A few materials were used for quantification analysis using LDI-MS compared to other techniques [454, 455] (Tables 1, 2, 3, 4, 5 and 6). The high standard deviation of the signals limits the application of nanoparticles for quantification analysis. Compared to several types of nanomaterials, MOFs are promising (Tables 1, 2, 3, 4, 5 and 6). The large surface area and the presence of tunable pore size improve the signals and reduce the signal fluctuation. Thus, they offer high regression coefficient (R2> 95%).

Nanoparticles show promising application for preconcentration of low concentration of analytes such as phosphopeptides (Table 7) [174, 397, 406,407,408,409,410,411,412,413,414]. The large surface area of nanoparticle offers high ionization efficiency of the target species in the presence of other interference analytes. Nanoparticles can be easily modified with magnetic nanoparticles for easy separation or preconcentration with very low LOD and high selectivity (phosphopeptides:nonphsophopeptides, Table 7).

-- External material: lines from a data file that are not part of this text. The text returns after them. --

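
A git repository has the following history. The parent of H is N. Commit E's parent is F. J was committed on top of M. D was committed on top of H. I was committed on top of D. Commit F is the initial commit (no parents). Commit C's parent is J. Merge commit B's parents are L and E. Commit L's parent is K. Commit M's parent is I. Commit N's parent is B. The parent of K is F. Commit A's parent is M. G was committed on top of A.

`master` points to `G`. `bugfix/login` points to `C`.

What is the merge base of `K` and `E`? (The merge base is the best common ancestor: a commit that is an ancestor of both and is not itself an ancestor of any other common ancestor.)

F

Ancestors of K: {F, K}.
Ancestors of E: {E, F}.
Common ancestors: {F}.
The only common ancestor is F, so it is the merge base.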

Nanoparticles advanced LDI-MS. There are several challenges facing the applications of nanoparticles for LD-MS. However, these challenges can be circumvented. Searching of good spots is also a challenge. Thus, materials such as superhydrophobic silicon structure with hydrophilic copper particles to make His-tagged model peptide molecules is reported to capture analytes and offer simple searching method [456]. The analyte can be also confined on a surface of Si pillar [145]. This can be also achieved using very small sample spot with size smaller than the laser spots [453]. Biological activity of nanoparticles is important and has to be taken into account during applications [18, 29, 301, 308, 457,458,459]. Synergetic effect of nanocomposite should be also considered [460].